A description/proof of that continuous surjection between topological spaces is quotient map if any codomain subset is closed if its preimage is closed
Topics
About: topological space
The table of contents of this article
Starting Context
- The reader knows a definition of continuous map.
- The reader knows a definition of surjection.
- The reader knows a definition of closed set.
- The reader knows a definition of quotient map.
- The reader admits the proposition that the preimage of the codomain minus any codomain subset under any map is the domain minus the preimage of the subset.
Target Context
- The reader will have a description and a proof of the proposition that any continuous surjection between any topological spaces is a quotient map if any codomain subset is closed if its preimage is closed.
Orientation
There is a list of definitions discussed so far in this site.
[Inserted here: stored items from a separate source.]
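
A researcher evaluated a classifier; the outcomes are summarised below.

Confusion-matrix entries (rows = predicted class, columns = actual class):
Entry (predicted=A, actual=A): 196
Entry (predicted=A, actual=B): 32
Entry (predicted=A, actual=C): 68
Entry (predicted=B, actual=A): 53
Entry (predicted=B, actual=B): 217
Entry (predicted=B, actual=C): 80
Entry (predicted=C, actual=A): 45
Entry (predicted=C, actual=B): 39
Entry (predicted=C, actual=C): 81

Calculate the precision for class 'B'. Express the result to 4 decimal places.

Take TP from the diagonal, FP from the rest of the 'B' prediction marginal, FN from the rest of the 'B' actual marginal.
precision = TP/(TP+FP).
B: TP=217, FP=53+80=133 → 217/350 = 0.62000

0.6200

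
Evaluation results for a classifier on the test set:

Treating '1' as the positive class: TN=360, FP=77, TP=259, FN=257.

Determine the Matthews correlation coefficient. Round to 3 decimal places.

MCC = (TP·TN − FP·FN) / √((TP+FP)(TP+FN)(TN+FP)(TN+FN))
Numerator = 259·360 − 77·257 = 73451
Denominator = √(336·516·437·617) = √46747197504 = 216211.0023
MCC = 73451 / 216211.0023 = 0.340

0.340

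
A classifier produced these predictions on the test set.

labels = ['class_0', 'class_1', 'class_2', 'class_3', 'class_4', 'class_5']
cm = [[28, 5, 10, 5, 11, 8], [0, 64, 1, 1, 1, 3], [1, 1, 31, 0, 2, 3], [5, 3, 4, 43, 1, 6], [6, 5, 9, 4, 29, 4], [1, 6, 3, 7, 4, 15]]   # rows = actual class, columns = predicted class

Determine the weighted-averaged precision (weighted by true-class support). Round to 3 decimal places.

0.643

Per-class precision (TP/(TP+FP)):
  class_0: TP=28, FP=0+1+5+6+1=13 → 28/41 = 0.6829
  class_1: TP=64, FP=5+1+3+5+6=20 → 64/84 = 0.7619
  class_2: TP=31, FP=10+1+4+9+3=27 → 31/58 = 0.5345
  class_3: TP=43, FP=5+1+0+4+7=17 → 43/60 = 0.7167
  class_4: TP=29, FP=11+1+2+1+4=19 → 29/48 = 0.6042
  class_5: TP=15, FP=8+3+3+6+4=24 → 15/39 = 0.3846
Weighted-precision = Σ (supportᵢ/N)·precisionᵢ with N=330: (67/330)·0.6829 + (70/330)·0.7619 + (38/330)·0.5345 + (62/330)·0.7167 + (57/330)·0.6042 + (36/330)·0.3846 = 0.643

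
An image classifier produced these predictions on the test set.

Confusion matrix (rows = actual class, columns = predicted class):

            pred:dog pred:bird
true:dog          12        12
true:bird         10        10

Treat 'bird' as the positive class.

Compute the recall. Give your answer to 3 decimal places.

0.500

Recall = TP/(TP+FN) = 10/(10+10) = 10/20 = 0.500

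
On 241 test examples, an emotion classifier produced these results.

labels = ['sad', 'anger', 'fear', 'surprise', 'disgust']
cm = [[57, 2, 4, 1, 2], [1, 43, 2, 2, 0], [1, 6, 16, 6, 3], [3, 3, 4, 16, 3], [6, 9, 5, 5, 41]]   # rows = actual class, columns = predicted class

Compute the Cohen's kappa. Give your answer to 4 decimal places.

0.6396

Observed agreement pₒ = trace/N = 173/241 = 0.71784
Expected agreement pₑ = Σ (rowᵢ·colᵢ)/N² = (66·68 + 48·63 + 32·31 + 29·30 + 66·49)/241² = 0.21708
κ = (pₒ − pₑ)/(1 − pₑ) = (0.71784 − 0.21708)/(1 − 0.21708) = 0.6396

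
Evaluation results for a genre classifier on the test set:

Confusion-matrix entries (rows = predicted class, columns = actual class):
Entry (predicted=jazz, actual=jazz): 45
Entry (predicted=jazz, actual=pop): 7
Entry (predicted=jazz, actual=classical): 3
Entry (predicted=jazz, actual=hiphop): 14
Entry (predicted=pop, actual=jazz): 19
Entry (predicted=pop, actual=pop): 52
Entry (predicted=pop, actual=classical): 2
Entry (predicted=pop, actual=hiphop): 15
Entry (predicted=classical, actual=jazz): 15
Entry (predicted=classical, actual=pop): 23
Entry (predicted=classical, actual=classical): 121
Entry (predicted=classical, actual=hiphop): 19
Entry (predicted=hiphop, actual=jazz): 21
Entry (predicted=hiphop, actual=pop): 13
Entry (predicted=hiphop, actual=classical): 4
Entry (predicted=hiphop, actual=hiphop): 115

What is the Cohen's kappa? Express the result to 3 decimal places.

Observed agreement pₒ = trace/N = 333/488 = 0.6824
Expected agreement pₑ = Σ (rowᵢ·colᵢ)/N² = (100·69 + 95·88 + 130·178 + 163·153)/488² = 0.2660
κ = (pₒ − pₑ)/(1 − pₑ) = (0.6824 − 0.2660)/(1 − 0.2660) = 0.567

0.567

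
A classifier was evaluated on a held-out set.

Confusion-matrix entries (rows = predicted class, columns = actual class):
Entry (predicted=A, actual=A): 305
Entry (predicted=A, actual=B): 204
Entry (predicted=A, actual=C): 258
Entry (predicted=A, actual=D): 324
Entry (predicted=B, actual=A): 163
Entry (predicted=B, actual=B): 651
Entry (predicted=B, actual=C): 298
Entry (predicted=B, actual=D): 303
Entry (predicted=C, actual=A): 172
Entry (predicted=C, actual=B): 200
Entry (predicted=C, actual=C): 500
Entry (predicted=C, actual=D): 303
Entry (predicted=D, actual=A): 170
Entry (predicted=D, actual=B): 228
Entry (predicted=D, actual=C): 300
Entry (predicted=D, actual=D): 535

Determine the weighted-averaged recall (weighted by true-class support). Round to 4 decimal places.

Per-class recall (TP/(TP+FN)):
  A: TP=305, FN=163+172+170=505 → 305/810 = 0.37654
  B: TP=651, FN=204+200+228=632 → 651/1283 = 0.50740
  C: TP=500, FN=258+298+300=856 → 500/1356 = 0.36873
  D: TP=535, FN=324+303+303=930 → 535/1465 = 0.36519
Weighted-recall = Σ (supportᵢ/N)·recallᵢ with N=4914: (810/4914)·0.37654 + (1283/4914)·0.50740 + (1356/4914)·0.36873 + (1465/4914)·0.36519 = 0.4052

0.4052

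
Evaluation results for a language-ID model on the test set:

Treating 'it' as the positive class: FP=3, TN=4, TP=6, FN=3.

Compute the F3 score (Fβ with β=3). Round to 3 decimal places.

Fβ = (1+β²)·TP / ((1+β²)·TP + β²·FN + FP), with β²=9
= 10·6 / (10·6 + 9·3 + 3) = 0.667

0.667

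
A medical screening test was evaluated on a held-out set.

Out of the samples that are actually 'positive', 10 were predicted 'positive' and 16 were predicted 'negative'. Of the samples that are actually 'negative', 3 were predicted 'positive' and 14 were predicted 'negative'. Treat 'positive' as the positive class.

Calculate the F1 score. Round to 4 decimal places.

0.5128

Precision = TP/(TP+FP) = 10/13 = 0.7692
Recall = TP/(TP+FN) = 10/26 = 0.3846
F1 = 2·TP/(2·TP+FP+FN) = 20/39 = 0.5128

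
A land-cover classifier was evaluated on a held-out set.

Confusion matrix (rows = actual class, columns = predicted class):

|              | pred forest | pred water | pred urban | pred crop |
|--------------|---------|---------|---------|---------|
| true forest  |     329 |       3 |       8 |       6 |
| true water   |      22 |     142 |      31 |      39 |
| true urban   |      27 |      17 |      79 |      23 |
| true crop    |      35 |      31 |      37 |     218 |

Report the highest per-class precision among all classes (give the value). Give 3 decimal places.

Per-class precision (TP/(TP+FP)):
  forest: TP=329, FP=22+27+35=84 → 329/413 = 0.7966
  water: TP=142, FP=3+17+31=51 → 142/193 = 0.7358
  urban: TP=79, FP=8+31+37=76 → 79/155 = 0.5097
  crop: TP=218, FP=6+39+23=68 → 218/286 = 0.7622
Highest is class 'forest' with precision = 0.797.

0.797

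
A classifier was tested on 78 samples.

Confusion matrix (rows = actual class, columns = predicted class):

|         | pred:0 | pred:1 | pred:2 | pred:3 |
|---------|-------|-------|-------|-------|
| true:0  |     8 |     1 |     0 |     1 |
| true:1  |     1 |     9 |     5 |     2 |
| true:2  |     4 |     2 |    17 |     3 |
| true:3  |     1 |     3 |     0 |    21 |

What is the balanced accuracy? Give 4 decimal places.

0.7058

Balanced accuracy = mean of per-class recall.
  0: recall = 8/10 = 0.80000
  1: recall = 9/17 = 0.52941
  2: recall = 17/26 = 0.65385
  3: recall = 21/25 = 0.84000
Mean = (0.80000 + 0.52941 + 0.65385 + 0.84000) / 4 = 0.7058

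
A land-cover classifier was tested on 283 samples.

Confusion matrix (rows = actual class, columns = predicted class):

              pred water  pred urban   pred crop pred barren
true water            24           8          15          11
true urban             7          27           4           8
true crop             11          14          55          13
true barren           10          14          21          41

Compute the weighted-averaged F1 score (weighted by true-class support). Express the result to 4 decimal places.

0.5190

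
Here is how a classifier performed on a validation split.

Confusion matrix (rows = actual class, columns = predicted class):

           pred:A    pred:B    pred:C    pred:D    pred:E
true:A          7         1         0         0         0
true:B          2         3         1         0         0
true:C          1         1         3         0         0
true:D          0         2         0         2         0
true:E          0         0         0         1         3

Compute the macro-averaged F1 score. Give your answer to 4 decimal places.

0.6669

Per-class F1 score (2·TP/(2·TP+FP+FN)):
  A: TP=7, FP=2+1+0+0=3, FN=1+0+0+0=1 → 14/18 = 0.77778
  B: TP=3, FP=1+1+2+0=4, FN=2+1+0+0=3 → 6/13 = 0.46154
  C: TP=3, FP=0+1+0+0=1, FN=1+1+0+0=2 → 6/9 = 0.66667
  D: TP=2, FP=0+0+0+1=1, FN=0+2+0+0=2 → 4/7 = 0.57143
  E: TP=3, FP=0+0+0+0=0, FN=0+0+0+1=1 → 6/7 = 0.85714
Macro-F1 score = mean = (0.77778 + 0.46154 + 0.66667 + 0.57143 + 0.85714) / 5 = 0.6669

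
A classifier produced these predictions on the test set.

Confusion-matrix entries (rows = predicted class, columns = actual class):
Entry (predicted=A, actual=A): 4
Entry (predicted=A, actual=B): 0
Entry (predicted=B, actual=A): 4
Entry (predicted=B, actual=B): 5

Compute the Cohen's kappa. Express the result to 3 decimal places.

0.435

Observed agreement pₒ = trace/N = 9/13 = 0.6923
Expected agreement pₑ = Σ (rowᵢ·colᵢ)/N² = (8·4 + 5·9)/13² = 0.4556
κ = (pₒ − pₑ)/(1 − pₑ) = (0.6923 − 0.4556)/(1 − 0.4556) = 0.435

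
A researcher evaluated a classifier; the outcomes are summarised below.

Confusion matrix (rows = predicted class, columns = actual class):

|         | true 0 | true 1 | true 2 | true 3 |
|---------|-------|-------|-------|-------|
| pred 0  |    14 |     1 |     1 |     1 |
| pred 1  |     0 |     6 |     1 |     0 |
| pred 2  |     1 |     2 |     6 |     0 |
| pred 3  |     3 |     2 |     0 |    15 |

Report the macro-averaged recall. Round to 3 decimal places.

0.753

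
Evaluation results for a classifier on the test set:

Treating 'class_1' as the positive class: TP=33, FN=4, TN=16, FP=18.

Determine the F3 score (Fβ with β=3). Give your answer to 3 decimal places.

Fβ = (1+β²)·TP / ((1+β²)·TP + β²·FN + FP), with β²=9
= 10·33 / (10·33 + 9·4 + 18) = 0.859

0.859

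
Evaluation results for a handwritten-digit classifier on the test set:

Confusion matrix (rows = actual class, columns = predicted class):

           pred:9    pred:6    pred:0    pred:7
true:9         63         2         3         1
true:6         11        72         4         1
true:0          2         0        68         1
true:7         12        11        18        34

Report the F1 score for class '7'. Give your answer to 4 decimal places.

0.6071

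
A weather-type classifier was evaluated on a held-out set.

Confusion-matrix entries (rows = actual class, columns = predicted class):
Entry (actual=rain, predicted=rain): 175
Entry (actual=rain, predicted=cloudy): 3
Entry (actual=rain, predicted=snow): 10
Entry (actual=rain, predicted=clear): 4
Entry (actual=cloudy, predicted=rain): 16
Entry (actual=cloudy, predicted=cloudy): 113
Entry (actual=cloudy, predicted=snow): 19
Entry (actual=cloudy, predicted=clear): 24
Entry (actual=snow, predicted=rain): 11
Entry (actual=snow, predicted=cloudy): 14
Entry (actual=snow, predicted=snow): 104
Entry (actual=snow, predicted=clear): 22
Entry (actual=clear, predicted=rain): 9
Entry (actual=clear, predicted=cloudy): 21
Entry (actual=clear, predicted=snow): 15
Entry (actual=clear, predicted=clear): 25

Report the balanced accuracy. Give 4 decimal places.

Balanced accuracy = mean of per-class recall.
  rain: recall = 175/192 = 0.91146
  cloudy: recall = 113/172 = 0.65698
  snow: recall = 104/151 = 0.68874
  clear: recall = 25/70 = 0.35714
Mean = (0.91146 + 0.65698 + 0.68874 + 0.35714) / 4 = 0.6536

0.6536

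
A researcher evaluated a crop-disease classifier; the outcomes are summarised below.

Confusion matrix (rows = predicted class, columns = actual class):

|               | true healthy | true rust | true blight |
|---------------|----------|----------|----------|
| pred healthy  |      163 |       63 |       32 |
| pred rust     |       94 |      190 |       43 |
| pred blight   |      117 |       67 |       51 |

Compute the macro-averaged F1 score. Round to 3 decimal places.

Per-class F1 score (2·TP/(2·TP+FP+FN)):
  healthy: TP=163, FP=63+32=95, FN=94+117=211 → 326/632 = 0.5158
  rust: TP=190, FP=94+43=137, FN=63+67=130 → 380/647 = 0.5873
  blight: TP=51, FP=117+67=184, FN=32+43=75 → 102/361 = 0.2825
Macro-F1 score = mean = (0.5158 + 0.5873 + 0.2825) / 3 = 0.462

0.462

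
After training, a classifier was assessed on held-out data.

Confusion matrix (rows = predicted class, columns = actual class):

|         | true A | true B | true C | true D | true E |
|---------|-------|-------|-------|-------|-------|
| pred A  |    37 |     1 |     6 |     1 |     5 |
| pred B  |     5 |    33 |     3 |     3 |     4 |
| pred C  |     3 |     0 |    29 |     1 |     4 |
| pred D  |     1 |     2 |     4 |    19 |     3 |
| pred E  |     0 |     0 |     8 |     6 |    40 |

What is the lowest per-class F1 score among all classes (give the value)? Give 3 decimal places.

0.644

Per-class F1 score (2·TP/(2·TP+FP+FN)):
  A: TP=37, FP=1+6+1+5=13, FN=5+3+1+0=9 → 74/96 = 0.7708
  B: TP=33, FP=5+3+3+4=15, FN=1+0+2+0=3 → 66/84 = 0.7857
  C: TP=29, FP=3+0+1+4=8, FN=6+3+4+8=21 → 58/87 = 0.6667
  D: TP=19, FP=1+2+4+3=10, FN=1+3+1+6=11 → 38/59 = 0.6441
  E: TP=40, FP=0+0+8+6=14, FN=5+4+4+3=16 → 80/110 = 0.7273
Lowest is class 'D' with F1 score = 0.644.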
There is a list of propositions discussed so far in this site.
Main Body
1: Description
For any topological spaces, \(T_1, T_2\), and any continuous surjection, \(f: T_1 \rightarrow T_2\), \(f\) is a quotient map if any subset, \(S \subseteq T_2\), is closed if its preimage, \(f^{-1} (S)\), is closed.
2: Proof
Let us suppose that \(S\) is closed if \(f^{-1} (S)\) is closed. For any subset, \(S' \subseteq T_2\), if \(f^{-1} (S')\) is open, is \(S'\) open? \(T_1 \setminus f^{-1} (S')\) is closed. \(T_1 \setminus f^{-1} (S') = f^{-1} (T_2 \setminus S')\), by the proposition that the preimage of the codomain minus any codomain subset under any map is the domain minus the preimage of the subset. \(T_2 \setminus S'\) is closed. \(S'\) is open.
3: Note
Being continuous is required as a precondition, because the continuousness is not guaranteed by just any codomain subset's being closed if the preimage is close.